クラス中の注目を浴びる中、源太郎は頭を掻きながら、ぼそぼそと切り出す。
「わ、悪かったよ。失礼なこと言って」
「別にいいわよ。こんなゲームなんかで本気で怒る気しないし」
それだけ言い残すと、日花里はさっさと席へ戻ろうとする。その途中、徹人の傍で立ち止まり、そっと囁いた。
「余計なことしなくていいわよ」
憤然とした様子に、徹人は「ごめん」と詫びようとする。が、それより先に「でもまあ、ありがとね」とそっと肩を叩かれる。その途端、徹人は硬直し、顔を赤らめるのだった。
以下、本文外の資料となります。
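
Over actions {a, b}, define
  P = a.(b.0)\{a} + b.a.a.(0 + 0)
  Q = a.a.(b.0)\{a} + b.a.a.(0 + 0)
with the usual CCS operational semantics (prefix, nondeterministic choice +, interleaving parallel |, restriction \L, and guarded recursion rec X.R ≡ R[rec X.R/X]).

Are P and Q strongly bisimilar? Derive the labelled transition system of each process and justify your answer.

Reachable graph of P (6 states):
  p0 = a.(b.0)\{a} + b.a.a.(0 + 0) | —a→ p1, —b→ p2
  p1 = (b.0)\{a} | —b→ p3
  p2 = a.a.(0 + 0) | —a→ p4
  p3 = 0\{a} | ·
  p4 = a.(0 + 0) | —a→ p5
  p5 = 0 + 0 | ·
Reachable graph of Q (7 states):
  q0 = a.a.(b.0)\{a} + b.a.a.(0 + 0) | —a→ q1, —b→ q2
  q1 = a.(b.0)\{a} | —a→ q3
  q2 = a.a.(0 + 0) | —a→ q4
  q3 = (b.0)\{a} | —b→ q5
  q4 = a.(0 + 0) | —a→ q6
  q5 = 0\{a} | ·
  q6 = 0 + 0 | ·
Partition-refinement fixed point:
  B0 = {p0}
  B1 = {p2, q2}
  B2 = {p4, q4}
  B3 = {p3, p5, q5, q6}
  B4 = {p1, q3}
  B5 = {q0}
  B6 = {q1}
p0 ∈ B0, q0 ∈ B5 → different blocks

P ≁ Q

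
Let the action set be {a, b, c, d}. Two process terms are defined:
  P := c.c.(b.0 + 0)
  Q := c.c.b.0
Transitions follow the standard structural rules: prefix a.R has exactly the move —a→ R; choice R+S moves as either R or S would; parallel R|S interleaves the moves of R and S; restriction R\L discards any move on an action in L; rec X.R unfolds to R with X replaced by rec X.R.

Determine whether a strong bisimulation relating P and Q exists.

P's transition system — 4 states:
  p0 = c.c.(b.0 + 0) | --c--▸ p1
  p1 = c.(b.0 + 0) | --c--▸ p2
  p2 = b.0 + 0 | --b--▸ p3
  p3 = 0 | stopped
Q's transition system — 4 states:
  q0 = c.c.b.0 | --c--▸ q1
  q1 = c.b.0 | --c--▸ q2
  q2 = b.0 | --b--▸ q3
  q3 = 0 | stopped
Coarsest stable partition (strong bisimilarity classes):
  B0 = {p0, q0}
  B1 = {p1, q1}
  B2 = {p2, q2}
  B3 = {p3, q3}
p0 ∈ B0, q0 ∈ B0 → same block

P ~ Q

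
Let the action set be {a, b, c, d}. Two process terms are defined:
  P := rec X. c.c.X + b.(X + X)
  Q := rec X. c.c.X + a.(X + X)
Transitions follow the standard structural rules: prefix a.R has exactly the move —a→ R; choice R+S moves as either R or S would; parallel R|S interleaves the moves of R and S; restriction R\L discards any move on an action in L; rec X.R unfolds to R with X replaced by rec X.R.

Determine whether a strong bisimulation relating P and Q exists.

not bisimilar

P's transition system — 3 states:
  m0 = rec X. c.c.X + b.(X + X) has moves =b=> m1, =c=> m2
  m1 = (rec X. c.c.X + b.(X + X)) + (rec X. c.c.X + b.(X + X)) has moves =b=> m1, =c=> m2
  m2 = c.(rec X. c.c.X + b.(X + X)) has moves =c=> m0
Q's transition system — 3 states:
  n0 = rec X. c.c.X + a.(X + X) has moves =a=> n1, =c=> n2
  n1 = (rec X. c.c.X + a.(X + X)) + (rec X. c.c.X + a.(X + X)) has moves =a=> n1, =c=> n2
  n2 = c.(rec X. c.c.X + a.(X + X)) has moves =c=> n0
Coarsest stable partition (strong bisimilarity classes):
  B0 = {m0, m1}
  B1 = {m2}
  B2 = {n0, n1}
  B3 = {n2}
m0 ∈ B0, n0 ∈ B2 → different blocks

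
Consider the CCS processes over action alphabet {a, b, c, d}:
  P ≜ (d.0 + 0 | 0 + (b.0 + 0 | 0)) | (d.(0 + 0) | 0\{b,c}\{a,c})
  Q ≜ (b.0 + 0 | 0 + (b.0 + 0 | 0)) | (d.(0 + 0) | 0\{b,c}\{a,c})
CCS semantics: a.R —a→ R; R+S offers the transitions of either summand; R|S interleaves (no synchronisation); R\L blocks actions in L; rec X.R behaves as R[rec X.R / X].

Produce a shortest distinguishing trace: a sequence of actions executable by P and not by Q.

Reachable graph of P (4 states):
  m0 = (d.0 + 0 | 0 + (b.0 + 0 | 0)) | (d.(0 + 0) | 0\{b,c}\{a,c}) has moves —b→ m1, —d→ m1, —d→ m2
  m1 = 0 | (d.(0 + 0) | 0\{b,c}\{a,c}) has moves —d→ m3
  m2 = (d.0 + 0 | 0 + (b.0 + 0 | 0)) | ((0 + 0) | 0\{b,c}\{a,c}) has moves —b→ m3, —d→ m3
  m3 = 0 | ((0 + 0) | 0\{b,c}\{a,c}) has moves deadlocked
Reachable graph of Q (4 states):
  n0 = (b.0 + 0 | 0 + (b.0 + 0 | 0)) | (d.(0 + 0) | 0\{b,c}\{a,c}) has moves —b→ n1, —d→ n2
  n1 = 0 | (d.(0 + 0) | 0\{b,c}\{a,c}) has moves —d→ n3
  n2 = (b.0 + 0 | 0 + (b.0 + 0 | 0)) | ((0 + 0) | 0\{b,c}\{a,c}) has moves —b→ n3
  n3 = 0 | ((0 + 0) | 0\{b,c}\{a,c}) has moves deadlocked
Trace ⟨dd⟩ through P, begin at {m0}:
  [1] d ⇒ {m1, m2}
  [2] d ⇒ {m3}
  P completes σ.
Trace ⟨dd⟩ through Q, begin at {n0}:
  [1] d ⇒ {n2}
  [2] d ⇒ ∅  — Q cannot continue

dd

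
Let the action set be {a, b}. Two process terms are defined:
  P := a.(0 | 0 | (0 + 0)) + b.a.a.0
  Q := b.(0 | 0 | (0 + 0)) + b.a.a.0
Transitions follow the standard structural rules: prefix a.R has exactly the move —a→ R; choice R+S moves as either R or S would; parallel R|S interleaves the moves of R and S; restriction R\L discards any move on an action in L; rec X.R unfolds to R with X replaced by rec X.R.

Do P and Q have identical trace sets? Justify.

LTS(P): 5 reachable states
  p0 = a.(0 | 0 | (0 + 0)) + b.a.a.0 → --a--▸ p1, --b--▸ p2
  p1 = 0 | 0 | (0 + 0) → ∅
  p2 = a.a.0 → --a--▸ p3
  p3 = a.0 → --a--▸ p4
  p4 = 0 → ∅
LTS(Q): 5 reachable states
  q0 = b.(0 | 0 | (0 + 0)) + b.a.a.0 → --b--▸ q1, --b--▸ q2
  q1 = 0 | 0 | (0 + 0) → ∅
  q2 = a.a.0 → --a--▸ q3
  q3 = a.0 → --a--▸ q4
  q4 = 0 → ∅
Executing a from P (initial set {p0}):
  [1] a ⇒ {p1}
  ✓ P
Executing a from Q (initial set {q0}):
  [1] a ⇒ ∅ (Q stuck)

trace-distinct — witness ⟨a⟩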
「あれ、テト。顔が真っ赤だけどどうしたの。のぼせた?」
「ち、違うわ、ボケ。茶化すんじゃない」
けらけらとからかっているライムとやりあっていると、口を真一文字に結んだ源太郎が近寄ってきた。それに感づいた徹人はさっと構える。
「よくも大恥かかせてくれたじゃねえか。これで勝った気でいるようだが、このままじゃ終わらせないからな」
「勝負するならいつでも受けて立つ。僕のライムにはそう簡単に勝たせないぜ」
互いに闘志をぶつけ合い、二人の間に火花が飛び交う。そんな両者の間に、悠斗がおずおずと割って入った。
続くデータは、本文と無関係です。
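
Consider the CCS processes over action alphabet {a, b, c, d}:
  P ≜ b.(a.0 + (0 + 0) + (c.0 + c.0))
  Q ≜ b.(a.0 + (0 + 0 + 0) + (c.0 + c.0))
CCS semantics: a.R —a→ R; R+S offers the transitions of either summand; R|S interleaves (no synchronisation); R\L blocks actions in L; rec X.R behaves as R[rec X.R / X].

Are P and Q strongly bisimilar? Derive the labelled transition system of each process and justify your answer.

P's transition system — 3 states:
  s0 = b.(a.0 + (0 + 0) + (c.0 + c.0)) → ··b··> s1
  s1 = a.0 + (0 + 0) + (c.0 + c.0) → ··a··> s2, ··c··> s2
  s2 = 0 → stopped
Q's transition system — 3 states:
  t0 = b.(a.0 + (0 + 0 + 0) + (c.0 + c.0)) → ··b··> t1
  t1 = a.0 + (0 + 0 + 0) + (c.0 + c.0) → ··a··> t2, ··c··> t2
  t2 = 0 → stopped
Coarsest stable partition (strong bisimilarity classes):
  B0 = {s0, t0}
  B1 = {s1, t1}
  B2 = {s2, t2}
s0 ∈ B0, t0 ∈ B0 → same block

YES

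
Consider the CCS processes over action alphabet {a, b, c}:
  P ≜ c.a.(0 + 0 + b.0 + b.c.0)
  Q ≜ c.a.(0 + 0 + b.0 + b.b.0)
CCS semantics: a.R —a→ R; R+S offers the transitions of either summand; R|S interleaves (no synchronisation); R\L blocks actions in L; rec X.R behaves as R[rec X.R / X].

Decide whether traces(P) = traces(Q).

trace-distinct — witness ⟨cabc⟩

LTS(P): 5 reachable states
  m0 = c.a.(0 + 0 + b.0 + b.c.0) :: =c=> m1
  m1 = a.(0 + 0 + b.0 + b.c.0) :: =a=> m2
  m2 = 0 + 0 + b.0 + b.c.0 :: =b=> m3, =b=> m4
  m3 = 0 :: (no moves)
  m4 = c.0 :: =c=> m3
LTS(Q): 5 reachable states
  n0 = c.a.(0 + 0 + b.0 + b.b.0) :: =c=> n1
  n1 = a.(0 + 0 + b.0 + b.b.0) :: =a=> n2
  n2 = 0 + 0 + b.0 + b.b.0 :: =b=> n3, =b=> n4
  n3 = 0 :: (no moves)
  n4 = b.0 :: =b=> n3
Trace ⟨cabc⟩ through P, begin at {m0}:
  step 1 (c): {m1}
  step 2 (a): {m2}
  step 3 (b): {m3, m4}
  step 4 (c): {m3}
  P completes σ.
Trace ⟨cabc⟩ through Q, begin at {n0}:
  step 1 (c): {n1}
  step 2 (a): {n2}
  step 3 (b): {n3, n4}
  step 4 (c): no successor for Q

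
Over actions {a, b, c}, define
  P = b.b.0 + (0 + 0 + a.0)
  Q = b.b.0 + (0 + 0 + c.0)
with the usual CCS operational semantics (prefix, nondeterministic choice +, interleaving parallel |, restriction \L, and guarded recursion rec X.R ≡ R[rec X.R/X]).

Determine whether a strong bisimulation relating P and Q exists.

P's transition system — 3 states:
  u0 = b.b.0 + (0 + 0 + a.0) ⊢ --a--▸ u1, --b--▸ u2
  u1 = 0 ⊢ deadlocked
  u2 = b.0 ⊢ --b--▸ u1
Q's transition system — 3 states:
  v0 = b.b.0 + (0 + 0 + c.0) ⊢ --b--▸ v1, --c--▸ v2
  v1 = b.0 ⊢ --b--▸ v2
  v2 = 0 ⊢ deadlocked
Partition-refinement fixed point:
  B0 = {u0}
  B1 = {u1, v2}
  B2 = {u2, v1}
  B3 = {v0}
u0 ∈ B0, v0 ∈ B3 → different blocks

NO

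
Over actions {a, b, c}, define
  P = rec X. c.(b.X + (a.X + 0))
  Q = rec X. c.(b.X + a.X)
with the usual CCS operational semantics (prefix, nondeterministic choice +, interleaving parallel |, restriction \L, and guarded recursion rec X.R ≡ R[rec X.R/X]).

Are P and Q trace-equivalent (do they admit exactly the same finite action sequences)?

trace-equivalent

P's transition system — 2 states:
  p0 = rec X. c.(b.X + (a.X + 0)) | =c=> p1
  p1 = b.(rec X. c.(b.X + (a.X + 0))) + (a.(rec X. c.(b.X + (a.X + 0))) + 0) | =a=> p0, =b=> p0
Q's transition system — 2 states:
  q0 = rec X. c.(b.X + a.X) | =c=> q1
  q1 = b.(rec X. c.(b.X + a.X)) + a.(rec X. c.(b.X + a.X)) | =a=> q0, =b=> q0
Coarsest stable partition (strong bisimilarity classes):
  B0 = {p0, q0}
  B1 = {p1, q1}
p0 ∈ B0, q0 ∈ B0 → same block
Bisimilar ⇒ trace-equivalent.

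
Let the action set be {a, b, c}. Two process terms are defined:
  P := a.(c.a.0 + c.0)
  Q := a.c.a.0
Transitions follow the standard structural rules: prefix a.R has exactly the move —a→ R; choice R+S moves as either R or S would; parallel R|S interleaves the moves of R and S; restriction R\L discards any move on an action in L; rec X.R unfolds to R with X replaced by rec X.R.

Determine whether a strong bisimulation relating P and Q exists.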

「お二人さん、お熱いところ悪いが、そろそろ次の授業が始まるぜ」
「そうですよ、ゲンさん。早く席につかないとゲームやってたことバレますよ」
京太にも促され、二人はそれぞれ自分の席へと戻っていくのであった。
モンスター紹介
ドルフィ 水属性
アビリティ ステルスシー:フィールドが海の時回比率が上昇する
技 エコーボイス
AIを搭載しているイルカのモンスター。素直な性格で、AIモンスターの中でも人気が高いとか。
回比率が上がるアビリティは厄介だが、能力値は低めのため、それを封じることができれば十分勝機はある。